The abstraction described in the last section allows to describe the (static) operation mode and frame/common buffer requirements. However, it does not specify means to _alter_ (dynamic) properties of the operation mode (e.g. the look-up-tables) or the frame/common buffer contents.

This is done through resources, some of which are global and must be shared between processes (e.g. the frame/common buffers, look-up tables) and some of which can be virtualized (e.g. texture buffers, 2D or 3D graphics processor, etc.)

Basically resources are data structures used to communicate relevant data to an external mapper (a special device file driver), that utilizes the neccessary protection/virtualization mechanisms of the environment. Depending on the environment some resources (e.g. accelerators - see below) may not be available to the high-level driver(s). Currently the following resources are defined:

Commands	This resource is used to perform specific requests, e.g. setting a look-up-table entry etc.
MMIO regions (memory mapped I/O regions)	This resource type is used to allow processes to get a virtual mapping of device-local memory, such as frame or local buffers, graphics processor control registers, etc.
Accelerators (DMA buffers)/Streams	This resource type is used to establish access to a circular list of process-local DMA buffers (only one at a time being writeable to the application). The buffers are allocated by the external mapper and are phyiscally continous.
Shared (virtual) Memory (AGP texture memory)	This resource type is used to establish access to a memory object shared between the low-level driver, hardware and the application. This is not yet specified in detail.

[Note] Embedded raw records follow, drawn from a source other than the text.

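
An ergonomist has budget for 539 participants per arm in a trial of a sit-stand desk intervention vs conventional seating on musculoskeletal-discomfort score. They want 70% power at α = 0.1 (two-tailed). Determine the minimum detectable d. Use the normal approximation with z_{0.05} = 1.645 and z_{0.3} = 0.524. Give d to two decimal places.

d_min ≈ 0.13

For two independent groups of n = 539 each: d_min = (z_{α/2} + z_β)·√(2/n).
z-sum = 1.645 + 0.524 = 2.169.
d_min = 2.169 × √(2/539) = 2.169 × 0.0609 = 0.132.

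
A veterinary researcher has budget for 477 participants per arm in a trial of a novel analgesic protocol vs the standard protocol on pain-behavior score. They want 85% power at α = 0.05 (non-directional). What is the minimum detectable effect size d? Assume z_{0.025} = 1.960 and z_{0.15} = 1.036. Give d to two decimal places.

d_min ≈ 0.19

For two independent groups of n = 477 each: d_min = (z_{α/2} + z_β)·√(2/n).
z-sum = 1.960 + 1.036 = 2.996.
d_min = 2.996 × √(2/477) = 2.996 × 0.0648 = 0.194.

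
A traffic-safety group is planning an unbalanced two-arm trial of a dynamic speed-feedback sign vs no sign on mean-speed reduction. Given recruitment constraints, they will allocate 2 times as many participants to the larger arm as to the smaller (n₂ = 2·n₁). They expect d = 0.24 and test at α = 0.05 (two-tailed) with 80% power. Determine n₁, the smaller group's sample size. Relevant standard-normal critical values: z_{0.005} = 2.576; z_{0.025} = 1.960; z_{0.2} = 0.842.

With allocation ratio k = n₂/n₁ = 2, Var(x̄₁−x̄₂) = σ²(1/n₁ + 1/(k·n₁)) = σ²·(k+1)/(k·n₁).
So n₁ = (1 + 1/k)·((z_{α/2} + z_β)/d)² = 1.500 × (2.802/0.24)².
n₁ = 1.500 × 136.31 = 204.5.
Round up: n₁ = 205, giving n₂ = 2 × 205 = 410.

n₁ = 205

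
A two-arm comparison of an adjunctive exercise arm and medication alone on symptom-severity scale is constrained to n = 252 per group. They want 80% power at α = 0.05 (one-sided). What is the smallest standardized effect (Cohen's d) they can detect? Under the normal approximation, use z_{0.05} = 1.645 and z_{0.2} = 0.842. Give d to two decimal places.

For two independent groups of n = 252 each: d_min = (z_{α} + z_β)·√(2/n).
z-sum = 1.645 + 0.842 = 2.487.
d_min = 2.487 × √(2/252) = 2.487 × 0.0891 = 0.222.

d_min ≈ 0.22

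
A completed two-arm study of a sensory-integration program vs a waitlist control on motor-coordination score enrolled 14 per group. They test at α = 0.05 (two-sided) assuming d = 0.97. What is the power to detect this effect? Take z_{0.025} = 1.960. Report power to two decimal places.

power ≈ 0.73

For two equal groups, power = Φ(d·√(n/2) − z_{α/2}).
d·√(n/2) = 0.97 × √(14/2) = 0.97 × 2.646 = 2.566.
z_β = 2.566 − 1.960 = 0.606.
Power = Φ(0.606) = 0.728.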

Exact definitions of the various types can be found in file:kgi/include/kgi/kgi.h

Modular Display Driver Implementation

The most common graphics card architecture on the PC-market utilizes the following principal design:

KGI therefore defines a modular driver architecture that allows to write and distribute separate drivers for each subsystem (except memory). A fully operational driver is then obtained by linking the sub-system drivers together.

Each driver provides some (specified) driver-global information, such as maximum resolution, vendor and model, AC limits etc.

A meta-language is defined for each subsystem that allows driver initialization, deinitialization, resource export and operation mode negotiation/checking. This way drivers can be passed a partially filled-in operation mode description and auto-negotiate the proper operation mode.

This modular display driver internal interface is defined in kgi-0.9/drv/display/kgi/module.h, but is adopted to allow an easier mapping to the UDI driver model and not yet finalized.

Summary

This article was intended to give a more detailed view of the KGI display hardware abstraction model. It mainly covered (static) operation mode specification, as well as application/driver/hardware interaction.